National Pension Scheme:

       The Atal Bihari Vajpayee government in 2003 decided to discontinue the OPS and introduced the NPS.

       The scheme, applicable to all new recruits joining Central Government service (except the Armed Forces) from April 1, 2004, is a participatory scheme, where employees contribute to pension corpus from their salaries, with matching contribution from the government, and is market-linked.

       Except West Bengal, all States implemented the NPS. This year, Opposition-ruled Chhattisgarh, Rajasthan, Jharkhand and Punjab announced that they would restore the OPS.

       Till February, there were 22.74 lakh Central government employees and 55.44 lakh State government employees enrolled under the NPS.

Features of NPS:

       It is a scheme, where employees contribute to their pension corpus from their salaries, with matching contributions from the government.

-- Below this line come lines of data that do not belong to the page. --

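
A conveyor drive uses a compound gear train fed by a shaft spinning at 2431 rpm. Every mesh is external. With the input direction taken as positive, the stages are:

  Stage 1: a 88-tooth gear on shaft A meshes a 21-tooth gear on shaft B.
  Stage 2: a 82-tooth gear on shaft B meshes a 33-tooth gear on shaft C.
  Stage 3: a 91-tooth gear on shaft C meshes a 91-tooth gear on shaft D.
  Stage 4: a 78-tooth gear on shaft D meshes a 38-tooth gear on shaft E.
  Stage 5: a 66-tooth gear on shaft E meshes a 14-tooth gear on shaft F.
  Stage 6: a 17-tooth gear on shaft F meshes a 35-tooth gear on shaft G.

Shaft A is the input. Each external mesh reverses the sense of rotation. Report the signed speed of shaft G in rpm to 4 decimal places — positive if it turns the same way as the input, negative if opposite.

Stage 1 [88T→21T]: ω = 2431.0000×88/21 = 10187.0476 rpm, dir flips to −; running = −10187.0476
Stage 2 [82T→33T]: ω = 10187.0476×82/33 = 25313.2698 rpm, dir flips to +; running = +25313.2698
Stage 3 [91T→91T]: ω = 25313.2698×91/91 = 25313.2698 rpm, dir flips to −; running = −25313.2698
Stage 4 [78T→38T]: ω = 25313.2698×78/38 = 51958.8170 rpm, dir flips to +; running = +51958.8170
Stage 5 [66T→14T]: ω = 51958.8170×66/14 = 244948.7089 rpm, dir flips to −; running = −244948.7089
Stage 6 [17T→35T]: ω = 244948.7089×17/35 = 118975.0872 rpm, dir flips to +; running = +118975.0872

+118975.0872 rpm (same as input, |ω| = 118975.0872 rpm)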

       The funds are invested in earmarked investment schemes through Pension Fund Managers.

       At retirement, they can withdraw 60% of the corpus, which is tax-free and the remaining 40% is invested in annuities, which is taxed.

       It can have two components - Tier I and II.

       Tier-II is a voluntary savings account that offers flexibility in terms of withdrawal, and one can withdraw at any point of time, unlike Tier I account.

       Private individuals can opt for the scheme.

Old Pension Scheme or Defined Pension Scheme:

       The scheme assures life-long income, post-retirement.

       Usually the assured amount is equivalent to 50% of the last drawn salary.

       The Government bears the expenditure incurred on the pension. The scheme was discontinued in 2004.

Issues of Old Pension Scheme:

       Economists say the issue is simple - longer lifespans meaning more pension payout.

       For instance, employees retiring at 60 and having an average lifespan of nearly 80 years or more have to be paid for over two decades after superannuation.

       Moreover, in the event of the death of the pensioner, their spouses are entitled for a portion of the pension under the OPS. This led to a massive pension burden on the Union and state governments.